To digitize the Video8 movies I looked for a cheap analog-digital converter who sync the video and audio stream. This is very important to save trouble with unsynchronized audio streams. I found the Canopus DV 110 which is cheap on ebay and digitize with a very good hardware solution.
After I had plugged the Canopus DV 110 to my video recorder I only had to plugg the ADVC 110 to my Mac Mini. I always use Apple products for digitizing analog movies like my Mac Mini. The Mac Mini recognized the Canopus at once. With iMovie09 it is possible to use the Canopus like a camcorder and to dub movies right away. The Canopus is pluged with a FireWire wire to the computer.
Format und space:
As recording format I used DV because the compression is very low. The only problem you have with the DV format is the large space you need to store the movie files. The space usage for 12 3/2 1 houre tapes was about 130 GB as raw data.
My configuration for digitize the Video8 tapes:
The following pictures shows my configuration for capturing Video8, HI8 and VHS magnetic tapes.
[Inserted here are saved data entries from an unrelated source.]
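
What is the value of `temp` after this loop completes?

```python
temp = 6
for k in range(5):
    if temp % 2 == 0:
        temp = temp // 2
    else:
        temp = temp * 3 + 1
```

Collatz-style transformation from 6
`temp` takes the values: 6 → 3 → 10 → 5 → 16 → 8

Answer: 8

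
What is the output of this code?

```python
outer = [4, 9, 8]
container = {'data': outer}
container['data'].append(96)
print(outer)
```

Key concept: dict holds reference to list.
Step by step:
`outer = [4, 9, 8]` → outer = [4, 9, 8]
`container = {'data': outer}` → container = {'data': [4, 9, 8]}
`container['data'].append(96)` → outer = [4, 9, 8, 96]; container = {'data': [4, 9, 8, 96]}
`print(outer)` → prints [4, 9, 8, 96]

Answer: [4, 9, 8, 96]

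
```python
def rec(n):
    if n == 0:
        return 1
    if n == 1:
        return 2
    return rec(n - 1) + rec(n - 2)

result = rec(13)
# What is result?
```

Build up from base cases: rec(0)=1, rec(1)=2, rec(2)=3, rec(3)=5, rec(4)=8, rec(5)=13, rec(6)=21, ..., rec(13)=610

Answer: 610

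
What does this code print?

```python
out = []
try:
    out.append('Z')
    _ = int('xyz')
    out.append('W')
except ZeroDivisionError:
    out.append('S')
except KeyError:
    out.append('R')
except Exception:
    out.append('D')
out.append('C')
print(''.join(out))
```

Execution trace: 'Z' (try body) → 'D' (except Exception) → 'C' (after the try/except). Output: ZDC

Answer: ZDC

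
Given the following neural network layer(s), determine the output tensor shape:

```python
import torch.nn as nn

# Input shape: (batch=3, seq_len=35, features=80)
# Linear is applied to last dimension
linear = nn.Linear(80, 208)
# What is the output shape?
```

Input: (3, 35, 80) -> Output: (3, 35, 208)

Answer: (3, 35, 208)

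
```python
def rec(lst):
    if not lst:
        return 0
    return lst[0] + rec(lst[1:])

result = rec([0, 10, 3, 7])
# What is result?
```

0 + 10 + 3 + 7 + 0 = 20

Answer: 20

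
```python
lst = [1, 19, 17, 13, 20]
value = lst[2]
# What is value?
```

Trace:
`lst = [1, 19, 17, 13, 20]` → lst = [1, 19, 17, 13, 20]
`value = lst[2]` → value = 17
So value = 17

Answer: 17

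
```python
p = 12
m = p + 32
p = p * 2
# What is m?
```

Trace:
`p = 12` → p = 12
`m = p + 32` → m = 44
`p = p * 2` → p = 24
So m = 44

Answer: 44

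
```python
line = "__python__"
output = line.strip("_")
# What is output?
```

Trace:
`line = "__python__"` → line = '__python__'
`output = line.strip("_")` → output = 'python'
So output = 'python'

Answer: 'python'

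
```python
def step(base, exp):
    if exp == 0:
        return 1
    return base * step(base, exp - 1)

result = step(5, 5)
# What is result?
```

step(5, 5) = 5 * 5 * 5 * 5 * 5 = 3125

Answer: 3125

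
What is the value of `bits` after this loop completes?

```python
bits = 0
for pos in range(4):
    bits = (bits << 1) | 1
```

Build 4 consecutive 1-bits: 0b1111
`bits` takes the values: 0 → 1 → 3 → 7 → 15

Answer: 15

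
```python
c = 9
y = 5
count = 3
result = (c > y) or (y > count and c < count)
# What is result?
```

Trace:
`c = 9` → c = 9
`y = 5` → y = 5
`count = 3` → count = 3
`result = (c > y) or (y > count and c < count)` → result = True
So result = True

Answer: True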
On the picture you see from the left to the right the following devices:
- external HDD for the raw data
- the MacMini with the installed iMovie09
- the Canopus ADVC 110 Analog-digital converter
- the video recorder with the supported Video8, HI8 and VHS formats
- my screen with iMovie in the importing modus
I paid about 430 euros in sum for the external HDD, Canopus Analog-digital converter and video recorder. It is not cheap but to have a minimum of trouble was important for me. A nother consideration was to give the tapes away to an external serivce. But the costs are higher and you do not have the raw data for editing the movies in a high quality.
Here’s an example of the quality I reached:
Video8 example picture
Worth knowing to Video8:
On the WIKI homepage you find a lot of information about Video8 Link to Wiki.
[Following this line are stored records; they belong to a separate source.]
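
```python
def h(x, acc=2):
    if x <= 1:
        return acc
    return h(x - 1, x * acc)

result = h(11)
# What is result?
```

Accumulator trace (n, acc): (11, 2) -> (10, 22) -> (9, 220) -> (8, 1980) -> (7, 15840) -> (6, 110880) -> (5, 665280) -> (4, 3326400) -> (3, 13305600) -> (2, 39916800) -> (1, 79833600) -> return 79833600

Answer: 79833600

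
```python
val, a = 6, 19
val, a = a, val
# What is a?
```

Trace:
`val, a = 6, 19` → val = 6; a = 19
`val, a = a, val` → val = 19; a = 6
So a = 6

Answer: 6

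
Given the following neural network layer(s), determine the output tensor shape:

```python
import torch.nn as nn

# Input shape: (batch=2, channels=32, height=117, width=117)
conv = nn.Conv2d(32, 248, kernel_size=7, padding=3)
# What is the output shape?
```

Input: (2, 32, 117, 117) -> Output: (2, 248, 117, 117)

Answer: (2, 248, 117, 117)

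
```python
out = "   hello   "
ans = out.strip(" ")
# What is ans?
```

Trace:
`out = "   hello   "` → out = '   hello   '
`ans = out.strip(" ")` → ans = 'hello'
So ans = 'hello'

Answer: 'hello'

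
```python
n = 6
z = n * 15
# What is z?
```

Trace:
`n = 6` → n = 6
`z = n * 15` → z = 90
So z = 90

Answer: 90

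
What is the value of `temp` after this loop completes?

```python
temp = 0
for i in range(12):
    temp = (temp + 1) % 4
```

Increment mod 4, 12 times = 0
`temp` takes the values: 0 → 1 → 2 → 3 → 0 → 1 → 2 → 3 → 0 → 1 → 2 → 3 → 0

Answer: 0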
My conclusion about digitizing Video8 tapes:
My first tries where very disappointing because the picture quality was very bad. After this I bought a used HI8 video recorder on ebay. The HI8 video recorder played back the movies in a very good quality without noises. I’m very happy with the result and now I started cutting the movies and building the DVD’s. If you have more then 20 tapes I think the expenditure is worth to buy all the stuff. If you do not have more then 20 tapes I think an external serivce is the better choice for digitizing.